I know some people (mostly Democrats) like to blame a too-pessimistic media, or Republicans rooting for President Biden to fail, or somesuch. Whatever you make of those complaints, they are unlikely to explain why Wall Street analysts — who are not exactly bleeding-heart liberals, and who are also paid to get these numbers right — have been so off, and almost always in the same direction.

I’ve previously written about several possible theories. Today, let’s focus on a couple of factors that might be driving the unexpected strength in the job market. I’m referring to two groups of workers who have themselves been underestimated: immigrants and women.

Early in the pandemic, immigration plummeted. Borders closed, and the Trump administration used the public health emergency as an excuse to make unusually draconian changes to legal immigration that Team MAGA had long been yearning for. Even well into the Biden era, persistent immigration agency dysfunction made it hard for legal immigrants already here to work.

But a lot of those administrative hurdles have since been removed.

Today, trends in legal immigration have largely normalized, and the numbers of immigrant workers in the United States have more than recovered. You can see this in the labor market data: Employment levels for native-born Americans are just a touch higher than in February 2020, when the pandemic recession began (up on net by 0.3 percent); among foreign-born workers, employment has shot up by 9.3 percent.

To be clear, immigrants remain a small share of the labor market. They account for less than one-fifth of employment overall. But they are more than punching above their weight in this recovery, particularly as (disproportionately older) native-born Americans retire. Increased immigration may be helping resolve some other economic challenges, too. It’s unclear how many forecasters have been incorporating these improvements in the functioning of the immigration system into their models.

Another group unexpectedly punching above its weight: women.

You may recall that back in 2020 there were many stories about the “shecession,” the idea that women were bearing the brunt of the pandemic downturn. This was related to a combination of factors, including that many public-facing, covid-sensitive industries are more likely to employ women (food service, hair salons) — as well as the fact that school and child-care shutdowns disproportionately disrupted the lives of working mothers. Some commentators (myself included) worried that these disruptions might set working women back a generation or more by knocking them off the career trajectories they had been on.

Three years later, the opposite seems to have happened.

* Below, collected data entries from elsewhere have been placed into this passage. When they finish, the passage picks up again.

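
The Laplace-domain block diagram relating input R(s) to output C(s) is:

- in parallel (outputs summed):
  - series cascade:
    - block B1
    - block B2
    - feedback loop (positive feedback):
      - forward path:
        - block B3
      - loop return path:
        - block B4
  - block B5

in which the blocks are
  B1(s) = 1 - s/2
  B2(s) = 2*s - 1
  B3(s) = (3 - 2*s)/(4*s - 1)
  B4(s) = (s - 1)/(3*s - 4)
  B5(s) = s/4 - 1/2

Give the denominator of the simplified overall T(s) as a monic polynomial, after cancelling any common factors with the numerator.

1. close the feedback loop around B3, B4: (-6*s^2 + 17*s - 12)/(14*s^2 - 24*s + 7)
2. reduce the series chain B1, B2, [B3/(1-B3*B4)]: (12*s^4 - 64*s^3 + 121*s^2 - 94*s + 24)/(28*s^2 - 48*s + 14)
3. add (B1*B2*[B3/(1-B3*B4)]), B5 (parallel): (24*s^4 - 114*s^3 + 190*s^2 - 133*s + 34)/(56*s^2 - 96*s + 28)
T(s) is the step-3 result (common factors already cancelled). Leading coefficient of the denominator: 56. Divide through by 56 for the monic polynomial.

Final answer: s^2 - 12*s/7 + 1/2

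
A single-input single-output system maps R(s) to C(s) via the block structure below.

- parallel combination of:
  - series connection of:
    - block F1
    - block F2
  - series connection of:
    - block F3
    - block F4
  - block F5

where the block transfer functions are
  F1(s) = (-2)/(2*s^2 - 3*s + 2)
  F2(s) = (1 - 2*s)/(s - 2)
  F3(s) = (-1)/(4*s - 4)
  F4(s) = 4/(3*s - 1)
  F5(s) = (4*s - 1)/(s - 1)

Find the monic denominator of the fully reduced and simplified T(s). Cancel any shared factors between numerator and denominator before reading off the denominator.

The answer is s^5 - 29*s^4/6 + 9*s^3 - 17*s^2/2 + 4*s - 2/3.

Reasoning:
1. reduce the series chain F1, F2 -> (4*s - 2)/(2*s^3 - 7*s^2 + 8*s - 4)
2. multiply F3, F4 (series) -> (-1)/(3*s^2 - 4*s + 1)
3. parallel reduction of (F1*F2), (F3*F4), F5 -> (24*s^5 - 98*s^4 + 157*s^3 - 126*s^2 + 40*s - 2)/(6*s^5 - 29*s^4 + 54*s^3 - 51*s^2 + 24*s - 4)
T(s) is the step-3 result (common factors already cancelled). Leading coefficient of the denominator: 6. Divide through by 6 for the monic polynomial.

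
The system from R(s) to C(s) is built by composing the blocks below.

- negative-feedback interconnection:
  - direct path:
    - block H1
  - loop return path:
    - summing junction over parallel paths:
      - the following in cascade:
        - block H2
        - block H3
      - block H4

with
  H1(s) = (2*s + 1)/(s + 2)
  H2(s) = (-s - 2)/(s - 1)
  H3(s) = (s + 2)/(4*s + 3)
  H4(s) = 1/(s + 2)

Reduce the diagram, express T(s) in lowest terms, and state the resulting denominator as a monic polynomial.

Answer: s^4 + 5*s^3 - 19*s^2/2 - 51*s/2 - 23/2

Working:
Step 1. multiply H2, H3 (series) gives (-s^2 - 4*s - 4)/(4*s^2 - s - 3)
Step 2. reduce the parallel group (H2*H3), H4 gives (-s^3 - 2*s^2 - 13*s - 11)/(4*s^3 + 7*s^2 - 5*s - 6)
Step 3. reduce the feedback loop with forward H1 and return ((H2*H3)+H4) gives (8*s^4 + 18*s^3 - 3*s^2 - 17*s - 6)/(2*s^4 + 10*s^3 - 19*s^2 - 51*s - 23)
That last expression is T(s), already simplified. Scaling its denominator by 1/2 (the reciprocal of the leading coefficient) yields the monic denominator.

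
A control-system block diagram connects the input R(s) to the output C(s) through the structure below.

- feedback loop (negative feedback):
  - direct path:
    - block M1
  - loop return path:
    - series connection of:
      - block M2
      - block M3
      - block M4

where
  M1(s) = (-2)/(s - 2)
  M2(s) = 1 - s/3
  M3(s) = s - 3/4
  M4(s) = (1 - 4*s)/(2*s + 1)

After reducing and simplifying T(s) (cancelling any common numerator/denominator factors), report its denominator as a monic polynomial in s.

[1] series reduction of M2, M3, M4, giving (16*s^3 - 64*s^2 + 51*s - 9)/(24*s + 12)
[2] collapse the loop (M1 forward, (M2*M3*M4) return), giving (24*s + 12)/(16*s^3 - 76*s^2 + 69*s + 3)
No further cancellation is possible in the step-2 result, so that is T(s). Its denominator becomes monic after dividing by the leading coefficient 16.

Final answer: s^3 - 19*s^2/4 + 69*s/16 + 3/16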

Consider what has happened among women considered “prime working age” (ages 25 to 54 — i.e., after traditional college-going years and before most retirements). The share of these women in the labor force, as well as the share actively employed in a job, is at an all-time high. Many women have endured grief, loss, burnout; but, as a group, rather than being economically scarred by covid, female workers seemed to have emerged stronger than ever.

The same is not true for men. Men are still more likely to be in the labor force than women are, but the share of prime-working-age men in the workforce still hasn’t matched its February 2020 peak. It is also far below historical highs.

I have some theories about why female workers have had such a strong comeback, which I’ll write about in a subsequent piece.

To be sure, there are reasons to fear that all those pessimistic forecasts we’ve heard for months — about more layoffs, and possible recession — haven’t been wrong, exactly. They may just have been early. Those dour predictions are partly a product of the sharp interest rate hikes and tightening financial conditions we’ve seen recently. These factors historically have been followed by recessions. We may not have yet seen their full effects this time around, and there are signs of financial stress emerging.

In the meantime, though, let’s celebrate the underdogs helping supercharge our economy to date.